Why Benzyl Chloride Undergoes SN1 Reaction Faster Than Cyclohexyl Chloride
The compound with the benzene ring, benzyl chloride (\({C6H5CH2Cl}\)), undergoes the SN1 reaction faster compared to cyclohexyl chloride. This is due to the difference in the stability of the carbocation intermediates formed during the reaction.
Benzyl Chloride:
When the chloride ion (\({Cl-}\)) departs from benzyl chloride, a benzyl carbocation (\({C6H5CH2^+}\)) is formed. This carbocation is highly stabilized by resonance with the aromatic ring. The positive charge on the carbon is delocalized over the ring, making the intermediate stable and favorable for the SN1 mechanism, where the rate-determining step is the formation of the carbocation.

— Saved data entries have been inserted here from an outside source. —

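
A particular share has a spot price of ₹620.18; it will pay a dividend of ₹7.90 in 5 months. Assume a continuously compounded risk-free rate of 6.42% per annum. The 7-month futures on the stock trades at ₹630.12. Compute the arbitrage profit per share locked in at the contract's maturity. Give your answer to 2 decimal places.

₹5.74 per share

PV(dividends) I = 7.90·e^(−0.0642·5/12) = 7.6915
Fair futures F* = (S − I)·e^(rT) = (620.18 − 7.6915)·e^0.037450 = 612.4885 × 1.038160 = 635.8611
Market ₹630.12 < fair 635.8611: forward underpriced → reverse cash-and-carry (short the stock, invest proceeds at r, pay the dividends, go long the forward).
Profit at T = |F_mkt − F*| = |630.12 − 635.8611| = ₹5.74 per share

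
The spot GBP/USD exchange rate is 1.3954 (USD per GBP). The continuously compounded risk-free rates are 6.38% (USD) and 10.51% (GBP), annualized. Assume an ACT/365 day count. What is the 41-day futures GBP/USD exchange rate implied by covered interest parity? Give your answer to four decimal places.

F = S·e^((r_USD − r_GBP)T) = 1.3954 · e^((0.0638 − 0.1051) × 41/365)
= 1.3954 · e^-0.004639 = 1.3954 × 0.995372
F = 1.3889 USD per GBP

1.3889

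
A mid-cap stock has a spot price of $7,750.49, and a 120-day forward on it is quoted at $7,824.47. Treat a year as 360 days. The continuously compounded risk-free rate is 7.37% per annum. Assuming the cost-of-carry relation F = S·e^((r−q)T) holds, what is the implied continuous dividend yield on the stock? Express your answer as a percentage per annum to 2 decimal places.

4.52%

From F = S·e^((r−q)T): (r − q) = ln(F/S)/T
ln(7824.47/7750.49) = ln(1.009545) = 0.009500
(r − q) = 0.009500 / (120/360) = 0.028500
q = r − ln(F/S)/T = 0.0737 − 0.028500 = 0.045200
q = 4.52%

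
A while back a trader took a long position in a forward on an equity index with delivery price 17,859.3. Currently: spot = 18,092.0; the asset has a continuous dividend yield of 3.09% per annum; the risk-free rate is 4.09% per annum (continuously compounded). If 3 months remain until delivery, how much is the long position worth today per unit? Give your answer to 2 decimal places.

Current fair forward for the remaining 3 months: F = S·e^((r − q)·T), (r − q) = 0.0409 − 0.0309 = 0.0100
F = 18092.0 · e^(0.0100 × 3/12) = 18092.0 × 1.00250313 = 18137.2866
Value of long forward = (F − K)·e^(−rT) = (18137.2866 − 17859.3) · e^(−0.0409·3/12)
= 277.9866 × 0.98982710 = 275.16

275.16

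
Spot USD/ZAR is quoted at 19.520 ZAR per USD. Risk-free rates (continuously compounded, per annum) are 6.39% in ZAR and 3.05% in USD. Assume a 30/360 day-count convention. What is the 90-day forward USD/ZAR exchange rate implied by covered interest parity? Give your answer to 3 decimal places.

F = S·e^((r_ZAR − r_USD)T) = 19.520 · e^((0.0639 − 0.0305) × 90/360)
= 19.520 · e^0.008350 = 19.520 × 1.008385
F = 19.684 ZAR per USD

19.684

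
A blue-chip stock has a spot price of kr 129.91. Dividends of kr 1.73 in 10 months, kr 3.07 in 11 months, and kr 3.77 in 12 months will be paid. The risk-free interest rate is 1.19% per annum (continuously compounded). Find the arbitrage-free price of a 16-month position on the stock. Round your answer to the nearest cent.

PV(dividends) I = 1.73·e^(−0.0119·10/12) + 3.07·e^(−0.0119·11/12) + 3.77·e^(−0.0119·12/12)
I = 1.7129 + 3.0367 + 3.7254 = 8.4750
F = (S − I)·e^(rT) = (129.91 − 8.4750) · e^(0.0119·16/12)
= 121.4350 · e^0.015867 = 121.4350 × 1.015994 = kr 123.38

kr 123.38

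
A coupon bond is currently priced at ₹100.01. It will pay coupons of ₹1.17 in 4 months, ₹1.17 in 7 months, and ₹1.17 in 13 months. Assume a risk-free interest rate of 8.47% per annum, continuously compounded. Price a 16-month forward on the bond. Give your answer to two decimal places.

PV(coupons) I = 1.17·e^(−0.0847·4/12) + 1.17·e^(−0.0847·7/12) + 1.17·e^(−0.0847·13/12)
I = 1.1374 + 1.1136 + 1.0674 = 3.3184
F = (S − I)·e^(rT) = (100.01 − 3.3184) · e^(0.0847·16/12)
= 96.6916 · e^0.112933 = 96.6916 × 1.119557 = ₹108.25

₹108.25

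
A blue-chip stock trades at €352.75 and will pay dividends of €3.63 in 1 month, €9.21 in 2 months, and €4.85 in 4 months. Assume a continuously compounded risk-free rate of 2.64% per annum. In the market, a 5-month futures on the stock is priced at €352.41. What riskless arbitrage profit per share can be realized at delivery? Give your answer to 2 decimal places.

PV(dividends) I = 3.63·e^(−0.0264·1/12) + 9.21·e^(−0.0264·2/12) + 4.85·e^(−0.0264·4/12) = 17.5991
Fair futures F* = (S − I)·e^(rT) = (352.75 − 17.5991)·e^0.011000 = 335.1509 × 1.011061 = 338.8580
Market €352.41 > fair 338.8580: forward overpriced → cash-and-carry (borrow at r, buy the stock and collect the dividends, short the forward).
Profit at T = |F_mkt − F*| = |352.41 − 338.8580| = €13.55 per share

€13.55 per share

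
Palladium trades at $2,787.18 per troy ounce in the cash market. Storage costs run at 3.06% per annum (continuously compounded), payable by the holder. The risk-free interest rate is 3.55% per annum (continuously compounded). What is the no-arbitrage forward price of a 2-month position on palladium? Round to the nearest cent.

Net carry = r + u − y = 0.0355 + 0.0306 − 0.0000 = 0.0661
F = S·e^((r+u−y)T) = 2787.18 · e^(0.0661 × 2/12) = 2787.18 · e^0.01101667
= 2787.18 × 1.01107758 = $2,818.06 per troy ounce

$2,818.06 per troy ounce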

In contrast, when cyclohexyl chloride undergoes the SN1 reaction, the cyclohexyl carbocation (\({C6H11^+}\)) formed does not benefit from resonance stabilization. The positive charge on the carbon in the cyclohexyl carbocation is localized, making it less stable. This instability makes the formation of the carbocation slower, and as a result, cyclohexyl chloride does not undergo the SN1 reaction as easily as benzyl chloride.
Conclusion: The benzyl carbocation is stabilized by resonance with the aromatic ring, making the SN1 reaction faster for benzyl chloride compared to cyclohexyl chloride, which does not have such stabilization.